Arguments Identified by the Literature Review or the Books and PhD Theses Review

Argument Source
Dead and good health are anchored at 0 and 1 by definition or for convenience. Found in multiple studies (Refs.6,10,12) and is common in the literature
“To estimate utility values for each health state defined by a classification system, the results of the TTO study are modelled using multivariate regression. The disutility coefficient for each severity level of each dimension is calculated using level 1 (no problem) as the baseline. Therefore, full health is anchored at 1, and the utility value for each overall health state is calculated by subtracting the disutility value for each dimension from 1.”13 (It is convenient to assign perfect health the value 1, because it makes the calculation of utility values based on TTO results easier. When using multivariate regression, disutility is simply subtracted from full health for each dimension of health.—BR)a Mulhern et al. (2014)

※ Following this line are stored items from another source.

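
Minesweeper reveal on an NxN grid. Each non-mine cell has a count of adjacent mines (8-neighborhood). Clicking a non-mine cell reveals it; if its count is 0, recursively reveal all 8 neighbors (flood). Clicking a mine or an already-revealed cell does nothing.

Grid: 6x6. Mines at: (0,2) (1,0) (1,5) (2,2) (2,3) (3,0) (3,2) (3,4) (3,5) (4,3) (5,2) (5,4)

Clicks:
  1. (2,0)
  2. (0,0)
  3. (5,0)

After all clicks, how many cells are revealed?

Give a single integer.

Answer: 6

Derivation:
Click 1 (2,0) count=2: revealed 1 new [(2,0)] -> total=1
Click 2 (0,0) count=1: revealed 1 new [(0,0)] -> total=2
Click 3 (5,0) count=0: revealed 4 new [(4,0) (4,1) (5,0) (5,1)] -> total=6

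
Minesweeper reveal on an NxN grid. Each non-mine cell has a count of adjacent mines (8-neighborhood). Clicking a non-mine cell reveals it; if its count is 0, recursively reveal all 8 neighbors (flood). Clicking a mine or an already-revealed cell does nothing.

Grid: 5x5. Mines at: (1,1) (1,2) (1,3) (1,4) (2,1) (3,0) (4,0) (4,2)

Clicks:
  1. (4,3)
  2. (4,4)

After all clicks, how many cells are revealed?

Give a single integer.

Click 1 (4,3) count=1: revealed 1 new [(4,3)] -> total=1
Click 2 (4,4) count=0: revealed 5 new [(2,3) (2,4) (3,3) (3,4) (4,4)] -> total=6

Answer: 6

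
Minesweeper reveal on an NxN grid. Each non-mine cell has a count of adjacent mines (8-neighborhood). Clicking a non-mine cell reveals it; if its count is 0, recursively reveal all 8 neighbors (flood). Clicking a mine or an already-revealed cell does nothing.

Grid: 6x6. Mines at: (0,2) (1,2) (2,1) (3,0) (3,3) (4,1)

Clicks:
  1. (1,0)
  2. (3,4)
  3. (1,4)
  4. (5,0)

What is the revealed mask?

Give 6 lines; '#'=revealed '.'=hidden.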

“We set H(FH)=1 and U(death)=0, which is allowed by the uniqueness properties of U.”14 (Here, U denotes the QALY model and H(FH) denotes the value of full health on the health–utility scale.—BR) Bleichrodt et al. (2002)

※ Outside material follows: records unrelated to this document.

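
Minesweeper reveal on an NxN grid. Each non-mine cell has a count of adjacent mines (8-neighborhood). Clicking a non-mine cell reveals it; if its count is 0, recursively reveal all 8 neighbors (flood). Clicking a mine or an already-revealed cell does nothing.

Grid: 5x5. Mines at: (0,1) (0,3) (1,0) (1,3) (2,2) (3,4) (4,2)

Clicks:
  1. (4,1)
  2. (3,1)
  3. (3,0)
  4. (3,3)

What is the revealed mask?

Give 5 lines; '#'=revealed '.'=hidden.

Answer: .....
.....
##...
##.#.
##...

Derivation:
Click 1 (4,1) count=1: revealed 1 new [(4,1)] -> total=1
Click 2 (3,1) count=2: revealed 1 new [(3,1)] -> total=2
Click 3 (3,0) count=0: revealed 4 new [(2,0) (2,1) (3,0) (4,0)] -> total=6
Click 4 (3,3) count=3: revealed 1 new [(3,3)] -> total=7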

“If the preference weights do not produce utility values on the full health-dead scale they cannot be used in economic evaluation using cost per QALY analysis.”15 Brazier et al. (2012)
The anchoring of DCE data on the 0–1 dead–full health scale is problematic. Four different methods are tested, and all provide varying amounts of health states considered WTD.9 Norman et al. (2016)

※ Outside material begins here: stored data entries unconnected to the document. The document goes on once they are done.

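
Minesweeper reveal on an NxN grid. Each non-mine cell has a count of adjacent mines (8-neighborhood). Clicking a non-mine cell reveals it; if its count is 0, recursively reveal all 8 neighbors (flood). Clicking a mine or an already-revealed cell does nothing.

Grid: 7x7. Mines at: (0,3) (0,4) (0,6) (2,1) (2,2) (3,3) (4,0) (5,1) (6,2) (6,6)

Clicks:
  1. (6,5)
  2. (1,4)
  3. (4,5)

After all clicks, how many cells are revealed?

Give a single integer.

Answer: 20

Derivation:
Click 1 (6,5) count=1: revealed 1 new [(6,5)] -> total=1
Click 2 (1,4) count=2: revealed 1 new [(1,4)] -> total=2
Click 3 (4,5) count=0: revealed 18 new [(1,5) (1,6) (2,4) (2,5) (2,6) (3,4) (3,5) (3,6) (4,3) (4,4) (4,5) (4,6) (5,3) (5,4) (5,5) (5,6) (6,3) (6,4)] -> total=20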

Using dead as a health state in DCE is problematic, because this might lead to a violation of the random utility model that is used to assign values to health states.16 Flynn et al. (2008)
For single-attribute health measures, a 0 (dead) to 1 (best health imaginable) scale is preferable, because it corresponds to the utilities and probabilities of basic reference lotteries (like SG). This is extended to multiattribute health measures such as the QALY.17 Weinstein and Fineberg (1980) (book)
“In the measurement of such attributes as attitudes, esthetics, preferences, and value, the natural origin occurs within the series and can be described as a neutral point such that all stimuli or individuals in one direction are favourable, pleasant, liked, or wanted as the case may be, whereas all those on the other side are unfavourable, unpleasant, disliked or not wanted.”18 (Dead could function as such a neutral zero point that divides all health states between desirable and undesirable.—BR) Torgerson (1958) (book)
Using 0 (dead) and 1 (perfect health) as anchors makes QALYs comparable to survival analyses. “Partly by convention but principally as a consequence of the data requirements of the analytic methods used, for example in the quality adjustment of survival, the unit interval of health is defined in terms of the distance between full health and death, valued as 1 and 0, respectively.”19 Macran and Kind (2001)b
The zero-condition papers by Miyamoto et al.1 and Bleichrodt et al.20 make no explicit assumption that dead should have a value of 0, merely stating that individuals are indifferent between health states if the duration of such a health episode is 0. Miyamoto et al. (1998) and Bleichrodt et al. (1997)b
a

Author comments for clarification are reported in italics.

b

Arguments that were not identified by the literature review but were identified by the authors as other relevant papers.